Description of Orion Engineered Carbons S.A.s

EX-4.B 2 exhibit4b.htm EX-4.B COMMON SHARES Document
Exhibit 4(b)

As of December 31, 2019, Orion Engineered Carbons S.A.’s only class of securities registered under Section 12 of the Securities Exchange Act of 1934, as amended (the “Exchange Act”), was Common Shares (as defined below).

The following description of our Common Shares is a summary and does not purport to be complete. It is subject to and qualified in its entirety by reference to our Articles of Association which have been filed with the Securities and Exchange Commission as exhibits to this Annual Report on Form 10-K.

Authorized Capital Shares
Our authorized capital consists of 65,035,579 of common shares, no par value per share (“Common Shares”). The outstanding shares of our Common Shares are fully paid and nonassessable. As of December 31, 2019, there were 60,224,147 shares of our Common Shares outstanding.

Voting Rights
Holders of Common Shares are entitled to one vote per share on all matters voted on by the stockholders, including the election of directors. Our Common Shares does not have cumulative voting rights.

Dividend Rights
Subject to the rights of holders of outstanding shares of Preferred Shares, if any, the holders of Common Shares are entitled to receive dividends, if any, as may be declared from time to time by the Board of Directors in its discretion out of funds legally available for the payment of dividends.

Liquidation Rights
Holders of Common Shares will share ratably in all assets legally available for distribution to our stockholders in the event of dissolution.

Other Rights and Preferences

Preemptive Rights

Under the Luxembourg Company Law, an existing shareholder in a joint stock corporation has a preemptive right to subscribe for new shares to be issued by the corporation in proportion to the number of shares it holds in the joint corporation’s existing share capital. These preemptive rights do not apply to shares issued out of authorized share capital to the extent that the general meeting of shareholders, when creating the authorized share capital, authorized the Board of Directors to exclude such preemptive rights. The Luxembourg Company Law allows the exclusion of preemptive rights upon a shareholders’ resolution passed with a majority of at least two-thirds of the votes validly cast at the relevant general meeting of shareholders or by the Board of Directors based on the authorization of the general meeting of shareholders.

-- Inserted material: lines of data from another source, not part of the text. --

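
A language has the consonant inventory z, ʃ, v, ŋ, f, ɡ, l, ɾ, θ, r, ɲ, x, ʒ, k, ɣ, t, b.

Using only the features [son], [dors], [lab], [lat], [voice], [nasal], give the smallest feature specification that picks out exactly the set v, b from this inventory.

Every target segment is [+voice], [+labial]; each remaining inventory member fails at least one of these. Each conjunct is needed — [+labial] alone would also admit /f/; [+voice] alone would also admit /z, ŋ, ɡ, l, …/ — and no other single listed feature has exactly this extension, so two is the minimum.

[+voice, +lab]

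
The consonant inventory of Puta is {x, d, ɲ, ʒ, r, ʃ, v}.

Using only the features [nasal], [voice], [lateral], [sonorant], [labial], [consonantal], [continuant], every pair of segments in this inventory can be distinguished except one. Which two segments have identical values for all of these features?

ʃ, x

/ʃ/ (voiceless postalveolar fricative) and /x/ (voiceless velar fricative) are both [-nasal], [-voice], [-lateral], [-sonorant], [-labial], [+consonantal], [+continuant], so none of the listed features separates them. (They do differ in [strident], [coronal] and [dorsal], which are not among the given features.) Every other pair in the inventory differs on at least one listed feature.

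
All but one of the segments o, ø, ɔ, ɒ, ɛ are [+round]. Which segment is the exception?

/o, ø, ɒ, ɔ/ are all [+round]; /ɛ/ (mid front unrounded lax vowel) is [−round].

ɛ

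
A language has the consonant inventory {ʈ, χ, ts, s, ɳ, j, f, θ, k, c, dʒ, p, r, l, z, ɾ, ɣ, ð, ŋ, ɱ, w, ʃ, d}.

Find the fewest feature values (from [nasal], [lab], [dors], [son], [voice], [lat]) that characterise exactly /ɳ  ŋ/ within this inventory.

[+nasal, -lab]

Every target segment is [+nasal], [-labial]; each remaining inventory member fails at least one of these. Each conjunct is needed — [-labial] alone would also admit /ʈ, χ, ts, s, …/; [+nasal] alone would also admit /ɱ/ — and no other single listed feature has exactly this extension, so two is the minimum.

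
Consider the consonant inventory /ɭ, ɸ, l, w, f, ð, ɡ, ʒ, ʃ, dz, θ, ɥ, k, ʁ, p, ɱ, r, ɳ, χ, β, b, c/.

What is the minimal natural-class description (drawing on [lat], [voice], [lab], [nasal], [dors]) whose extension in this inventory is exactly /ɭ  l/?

[+lat]

The target set is precisely the extension of [+lateral] in this inventory.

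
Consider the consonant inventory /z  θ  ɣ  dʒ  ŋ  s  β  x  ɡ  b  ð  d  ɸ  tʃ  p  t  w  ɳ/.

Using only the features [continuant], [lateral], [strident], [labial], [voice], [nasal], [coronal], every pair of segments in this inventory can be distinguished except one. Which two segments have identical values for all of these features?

β, w

/β/ (voiced bilabial fricative) and /w/ (labial-velar glide) are both [+continuant], [−lateral], [−strident], [+labial], [+voice], [−nasal], [−coronal], so none of the listed features separates them. (They do differ in [sonorant], [round] and [dorsal], which are not among the given features.) Every other pair in the inventory differs on at least one listed feature.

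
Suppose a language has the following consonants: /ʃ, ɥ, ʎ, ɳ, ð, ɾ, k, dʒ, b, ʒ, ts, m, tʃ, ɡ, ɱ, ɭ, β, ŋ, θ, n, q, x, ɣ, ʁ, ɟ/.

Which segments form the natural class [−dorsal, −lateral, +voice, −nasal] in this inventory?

First, the [−dorsal] segments are /ʃ, ɳ, ð, ɾ, dʒ, b, ʒ, ts, m, tʃ, ɱ, ɭ, β, θ, n/.
Within that set, [−lateral] gives /ʃ, ɳ, ð, ɾ, dʒ, b, ʒ, ts, m, tʃ, ɱ, β, θ, n/.
Then [+voice] gives /ɳ, ð, ɾ, dʒ, b, ʒ, m, ɱ, β, n/.
Among these, [−nasal] leaves /ð, ɾ, dʒ, b, ʒ, β/.

ð, ɾ, dʒ, b, ʒ, β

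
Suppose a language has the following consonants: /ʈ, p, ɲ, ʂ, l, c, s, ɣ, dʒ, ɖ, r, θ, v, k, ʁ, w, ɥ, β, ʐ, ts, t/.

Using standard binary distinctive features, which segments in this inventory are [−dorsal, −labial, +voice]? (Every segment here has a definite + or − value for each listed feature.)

l, dʒ, ɖ, r, ʐ

The [−dorsal] segments are /ʈ, p, ʂ, l, s, dʒ, ɖ, r, θ, v, β, ʐ, ts, t/.
Of those, [−labial] gives /ʈ, ʂ, l, s, dʒ, ɖ, r, θ, ʐ, ts, t/.
Intersecting with [+voice] leaves /l, dʒ, ɖ, r, ʐ/.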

Repurchase of Our Own Shares

The Articles of Association will permit the Company to repurchase its own common shares, to the extent and under the terms permitted by Luxembourg law.

Capital Increase and Reduction

The share capital may be increased by a resolution of the general meeting of shareholders, adopted in the manner required for an amendment of the Articles of Association.

Certain Anti-Takeover Effects
Under Luxembourg law, a corporation may not issue new classes of preferred shares without shareholder approval.

Shareholders generally have preferential subscription rights in connection with each issuance of the same class of shares unless such rights are restricted by the articles of association or pursuant to other shareholder action.

Under the articles of association of a Luxembourg joint public corporation, authority may be granted to the board of directors to issue additional shares without giving effect to shareholders’ preferential subscription rights. Such authority may be granted and renewed by a vote of shareholders for a period that, for each renewal, does not exceed five years.

Exhibit 4(b)
Authorized but Unissued Shares.
Our authorized but unissued shares of Common Shares are available for future issuance without stockholder approval. These additional shares may be utilized for a variety of corporate purposes, including future public offerings to raise additional capital, corporate acquisitions and employee benefit plans. The existence of authorized but unissued shares of Common Shares could render more difficult or discourage an attempt to obtain control of a majority of our Common Shares by means of a proxy contest, tender offer, merger or otherwise.

Transfer Agent and Registrar
The transfer agent and registrar for our common shares is American Stock Transfer and Trust Company LLC. The transfer agent’s address is 6201 15th Avenue, Brooklyn, New York 11219.

The Common Shares are traded on The New York Stock Exchange under the trading symbol “OEC.”